Thanks for the photograph. A recent book on the First South is Firebrand of Liberty by Stephen Ash.
 
The red trousers, by the way were not popular with the men, since they were too "eye catching" in combat, and unpopular with Higginson, because he didn't want distinctions between black and white troops. I believe they eventually were issued blue trousers.

The First South is libeled in Glory as an ill disciplined rabble, the "contraband regiment." Higginson's command was not at all like this, although Montgomery's 2nd South Carolina "foraged" (looted) the countryside severely.
 
Higginson's camp diary, December 20, 1862, on the scarlet trousers:
I should think [the soldiers] would suffer and complain these cold nights; but they say nothing, though there is a good deal of coughing.
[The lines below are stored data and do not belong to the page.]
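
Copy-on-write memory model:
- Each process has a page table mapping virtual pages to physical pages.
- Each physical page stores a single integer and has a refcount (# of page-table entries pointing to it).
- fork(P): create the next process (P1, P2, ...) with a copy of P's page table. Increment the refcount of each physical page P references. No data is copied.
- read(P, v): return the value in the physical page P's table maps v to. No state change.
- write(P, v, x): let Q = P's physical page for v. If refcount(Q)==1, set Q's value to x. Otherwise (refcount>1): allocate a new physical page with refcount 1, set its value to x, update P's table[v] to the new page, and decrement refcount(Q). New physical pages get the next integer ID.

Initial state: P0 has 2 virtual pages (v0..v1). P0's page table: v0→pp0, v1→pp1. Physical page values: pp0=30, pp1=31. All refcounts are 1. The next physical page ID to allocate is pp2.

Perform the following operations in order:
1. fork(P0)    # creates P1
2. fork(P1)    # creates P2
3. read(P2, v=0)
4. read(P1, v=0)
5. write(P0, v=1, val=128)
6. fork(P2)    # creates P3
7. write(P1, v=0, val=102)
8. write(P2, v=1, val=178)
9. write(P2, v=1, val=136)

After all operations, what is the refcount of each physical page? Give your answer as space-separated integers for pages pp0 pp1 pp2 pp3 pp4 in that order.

Op 1: fork(P0) -> P1. 2 ppages; refcounts: pp0:2 pp1:2
Op 2: fork(P1) -> P2. 2 ppages; refcounts: pp0:3 pp1:3
Op 3: read(P2, v0) -> 30. No state change.
Op 4: read(P1, v0) -> 30. No state change.
Op 5: write(P0, v1, 128). refcount(pp1)=3>1 -> COPY to pp2. 3 ppages; refcounts: pp0:3 pp1:2 pp2:1
Op 6: fork(P2) -> P3. 3 ppages; refcounts: pp0:4 pp1:3 pp2:1
Op 7: write(P1, v0, 102). refcount(pp0)=4>1 -> COPY to pp3. 4 ppages; refcounts: pp0:3 pp1:3 pp2:1 pp3:1
Op 8: write(P2, v1, 178). refcount(pp1)=3>1 -> COPY to pp4. 5 ppages; refcounts: pp0:3 pp1:2 pp2:1 pp3:1 pp4:1
Op 9: write(P2, v1, 136). refcount(pp4)=1 -> write in place. 5 ppages; refcounts: pp0:3 pp1:2 pp2:1 pp3:1 pp4:1

Answer: 3 2 1 1 1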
I should fancy that the scarlet trousers must do something to keep them warm, and wonder that they dislike them so much, when they are so much like their beloved fires. They certainly multiply firelight in any case. I often notice that an infinitesimal flame, with one soldier standing by it, looks like quite a respectable conflagration, and it seems as if a group of them must dispel dampness.
 
The red trousers, by the way were not popular with the men, since they were too "eye catching" in combat, and unpopular with Higginson, because he didn't want distinctions between black and white troops. I believe they eventually were issued blue trousers.

The First South is libeled in Glory as an ill disciplined rabble, the "contraband regiment." Higginson's command was not at all like this, although Montgomery's 2nd South Carolina "foraged" (looted) the countryside severely.

Historically it was the 2nd SC that accompanied the 54th MA on the Darien raid. I don't recall that was specifically mentioned in the movie, but Col Montgomery of the 2nd SC was played by Cliff DeYoung and commanded that expedition, in fact and in the movie. While DeYoung's portrayal seemed psychotic and over the top, it might not be too far off.